We think you need these skills to ace Software Engineer II, TPU Compiler
Some tips for your application 🫡
Show Off Your Skills: Make sure to highlight your experience with C++, data structures, and algorithms in your application. We want to see how you've tackled challenges in these areas, so don’t hold back!
Tailor Your Application: Take a moment to customise your application for the Software Engineer II role. Mention any relevant projects or experiences that align with our focus on machine learning and compiler construction.
Be Clear and Concise: When writing your application, keep it straightforward. We appreciate clarity, so make sure your points are easy to understand and get straight to the heart of your qualifications.
Apply Through Our Website: Don’t forget to submit your application through our website! It’s the best way for us to receive your details and ensures you’re considered for the role. We can’t wait to hear from you!

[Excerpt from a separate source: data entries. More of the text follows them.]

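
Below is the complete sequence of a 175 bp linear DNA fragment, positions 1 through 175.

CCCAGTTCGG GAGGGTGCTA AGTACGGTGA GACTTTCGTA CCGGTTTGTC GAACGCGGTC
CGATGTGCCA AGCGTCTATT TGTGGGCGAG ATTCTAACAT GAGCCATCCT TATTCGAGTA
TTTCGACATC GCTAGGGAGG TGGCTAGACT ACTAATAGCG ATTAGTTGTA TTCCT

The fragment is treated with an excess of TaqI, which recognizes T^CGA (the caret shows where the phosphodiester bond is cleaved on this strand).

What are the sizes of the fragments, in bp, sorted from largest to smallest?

65, 52, 49, 9 bp

TaqI sites (TCGA) start at positions 49, 114, 123.
TaqI cuts after the first base of each site, so after positions 49, 114, 123.
Linear molecule, 3 cuts → 4 fragments:
  1–49 → 49 bp
  50–114 → 65 bp
  115–123 → 9 bp
  124–175 → 52 bp
Sorted largest to smallest: 65, 52, 49, 9 bp.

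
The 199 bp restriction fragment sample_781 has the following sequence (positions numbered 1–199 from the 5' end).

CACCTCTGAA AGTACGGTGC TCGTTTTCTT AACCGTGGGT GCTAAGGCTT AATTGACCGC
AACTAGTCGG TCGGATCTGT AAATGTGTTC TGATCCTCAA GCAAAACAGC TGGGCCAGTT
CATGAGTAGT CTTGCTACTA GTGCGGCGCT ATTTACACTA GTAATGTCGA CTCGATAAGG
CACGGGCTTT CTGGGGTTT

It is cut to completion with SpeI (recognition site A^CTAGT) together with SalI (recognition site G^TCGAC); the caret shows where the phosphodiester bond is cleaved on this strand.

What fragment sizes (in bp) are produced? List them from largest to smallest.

SpeI sites (ACTAGT) start at positions 62, 137, 157.
SpeI cuts after the first base of each site, so after positions 62, 137, 157.
The SalI site (GTCGAC) starts at position 166.
SalI cuts after the first base of each site, so after position 166.
Combined cut positions: 62, 137, 157, 166.
Linear molecule, 4 cuts → 5 fragments:
  1–62 → 62 bp
  63–137 → 75 bp
  138–157 → 20 bp
  158–166 → 9 bp
  167–199 → 33 bp
Sorted largest to smallest: 75, 62, 33, 20, 9 bp.

75, 62, 33, 20, 9 bp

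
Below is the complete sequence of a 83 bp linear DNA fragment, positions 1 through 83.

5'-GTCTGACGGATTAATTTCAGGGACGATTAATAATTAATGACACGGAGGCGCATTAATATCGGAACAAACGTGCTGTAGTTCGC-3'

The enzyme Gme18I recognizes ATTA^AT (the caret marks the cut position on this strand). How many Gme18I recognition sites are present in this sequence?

ATTAAT occurs starting at positions 10, 26, 33, 52.
Gme18I cuts at 4 sites.

4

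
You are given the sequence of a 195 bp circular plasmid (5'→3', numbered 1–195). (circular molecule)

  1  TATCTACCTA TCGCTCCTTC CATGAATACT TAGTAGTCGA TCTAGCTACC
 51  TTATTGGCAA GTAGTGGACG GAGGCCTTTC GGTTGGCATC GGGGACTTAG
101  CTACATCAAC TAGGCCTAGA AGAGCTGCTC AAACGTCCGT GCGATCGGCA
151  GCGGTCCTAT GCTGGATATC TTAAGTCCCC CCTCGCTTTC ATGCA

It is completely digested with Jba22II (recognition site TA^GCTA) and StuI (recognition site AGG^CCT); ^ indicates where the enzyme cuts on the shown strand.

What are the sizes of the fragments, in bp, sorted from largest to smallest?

125, 30, 25, 15 bp

Jba22II sites (TAGCTA) start at positions 43, 98.
Jba22II cuts after base 2 of each site, so after positions 44, 99.
StuI sites (AGGCCT) start at positions 72, 112.
StuI cuts after base 3 of each site, so after positions 74, 114.
Combined cut positions: 44, 74, 99, 114.
Circular molecule, 4 cuts → 4 fragments:
  45–74 → 30 bp
  75–99 → 25 bp
  100–114 → 15 bp
  115–195 then 1–44 → 81 + 44 = 125 bp
Sorted largest to smallest: 125, 30, 25, 15 bp.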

How to prepare for a job interview at Google Inc.
✨Know Your Tech Inside Out
Make sure you brush up on your knowledge of data structures, algorithms, and C++. Be ready to discuss your experience with compiler construction and performance optimisation, as these are key areas for the role. Practising coding problems related to these topics can really help you shine.

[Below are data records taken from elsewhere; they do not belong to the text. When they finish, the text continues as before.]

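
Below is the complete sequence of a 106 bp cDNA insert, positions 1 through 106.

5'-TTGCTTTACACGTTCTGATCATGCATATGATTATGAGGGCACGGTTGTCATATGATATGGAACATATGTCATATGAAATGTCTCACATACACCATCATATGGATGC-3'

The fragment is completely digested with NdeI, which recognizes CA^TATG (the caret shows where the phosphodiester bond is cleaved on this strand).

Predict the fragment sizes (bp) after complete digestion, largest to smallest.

26, 25, 25, 14, 9, 7 bp

NdeI sites (CATATG) start at positions 24, 49, 63, 70, 96.
NdeI cuts after base 2 of each site, so after positions 25, 50, 64, 71, 97.
Linear molecule, 5 cuts → 6 fragments:
  1–25 → 25 bp
  26–50 → 25 bp
  51–64 → 14 bp
  65–71 → 7 bp
  72–97 → 26 bp
  98–106 → 9 bp
Sorted largest to smallest: 26, 25, 25, 14, 9, 7 bp.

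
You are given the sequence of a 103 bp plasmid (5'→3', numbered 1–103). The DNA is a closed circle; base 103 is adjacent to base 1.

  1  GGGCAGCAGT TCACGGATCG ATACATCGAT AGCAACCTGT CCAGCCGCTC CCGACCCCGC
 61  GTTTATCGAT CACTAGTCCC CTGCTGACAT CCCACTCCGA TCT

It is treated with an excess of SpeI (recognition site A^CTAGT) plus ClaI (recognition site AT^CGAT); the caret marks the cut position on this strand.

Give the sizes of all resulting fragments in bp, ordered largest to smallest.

49, 40, 8, 6 bp

The SpeI site (ACTAGT) starts at position 72.
SpeI cuts after the first base of each site, so after position 72.
ClaI sites (ATCGAT) start at positions 17, 25, 65.
ClaI cuts after base 2 of each site, so after positions 18, 26, 66.
Combined cut positions: 18, 26, 66, 72.
Circular molecule, 4 cuts → 4 fragments:
  19–26 → 8 bp
  27–66 → 40 bp
  67–72 → 6 bp
  73–103 then 1–18 → 31 + 18 = 49 bp
Sorted largest to smallest: 49, 40, 8, 6 bp.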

✨Showcase Your Problem-Solving Skills
Prepare to demonstrate how you've tackled complex issues in past projects. Think about specific examples where you debugged performance issues or optimised code. This will show your potential employer that you can handle the challenges they face in a fast-paced environment.
✨Understand Machine Learning Fundamentals
Since this role involves working with machine learning architecture, it’s crucial to have a solid grasp of ML concepts. Familiarise yourself with how TPUs work and be prepared to discuss their impact on performance. This knowledge will set you apart from other candidates.
✨Be Ready for Design Reviews
Expect to participate in design reviews during the interview process. Brush up on how to articulate your design choices and provide constructive feedback. Showing that you can collaborate effectively with peers and stakeholders will highlight your leadership qualities.